The three-year study found that low doses (25 mg. once daily) of the beta-blocker drug metoprolol CR/XL slowed the rate of progression of atherosclerosis by 40%.

Beta-blockers are generally used to treat high blood pressure and heart failure and to prevent recurrent heart attacks.

Dr Bo Hedblad, of Malmo University Hospital, Sweden, who led the researcher said: "This is the first randomised trial to show that metoprolol CR/XL has an anti-atherosclerotic effect in humans.

"Although studies in animals have shown some beta-blockers have an anti-atherosclerotic effect, until now, there has been no direct evidence of the effect in humans."

The researchers believe that the central nervous system may play an important - but as yet unknown - role in accelerating atherosclerosis.

Central nervous system

Beta-blockers are known to act on the central nervous system, and previous research on animals has indicated that stress is linked to atherosclerosis.

In total, 793 volunteers took part in the study, which lasted for three years.

Ultrasound images of the participants' carotid arteries were taken at enrolment, 18 months, and 36 months.

Metroprolol CR/XL reduced the speed of artery thickening at both 18 and 36 months.
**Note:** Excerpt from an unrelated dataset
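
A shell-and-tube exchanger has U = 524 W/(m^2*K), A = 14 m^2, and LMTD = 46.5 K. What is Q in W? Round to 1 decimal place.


Q = U * A * LMTD
Q = 524 * 14 * 46.5
Q = 341124.0 W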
People who took the drug also suffered less heart attacks and strokes.

The researchers also tested the impact of the cholesterol-lowering drug fluvastatin which is already known to reduce atherosclerosis.

They found fluvastatin reduced the rate of progression of thickening of the inner lining of carotid arteries by 75%.

The two drugs worked on different sites in the carotid artery, and there was no indication of any interaction between the two drugs in patients who were given them both.

Dr John Wikstrand, who also took part in the research, told BBC News Online that patients might benefit from taking a combination of statins and beta-blockers.

He said: "We can maybe draw a parallel with the combination treatment with an ACE-inhibitor and a beta-blocker in patients with heart failure.

"Adding a beta-blocker on top of an ACE-inhibitor will increase survival by around 35% and reduce the risk of being hospitalized for worsening heart failure by around 30%.

"We speculate that similar benefits could well be at hand when adding a beta-blocker to a statin in patients with high cholesterol levels."

Professor Sir Charles George, medical director of the British Heart Foundation, said: "More research needs to be done as this study looked at only a very small area.

"It will be a considerable time before beta-blockers can be considered as a substitute for existing treatments for atherosclerosis."

The research is published in Circulation: Journal of the American Heart Association.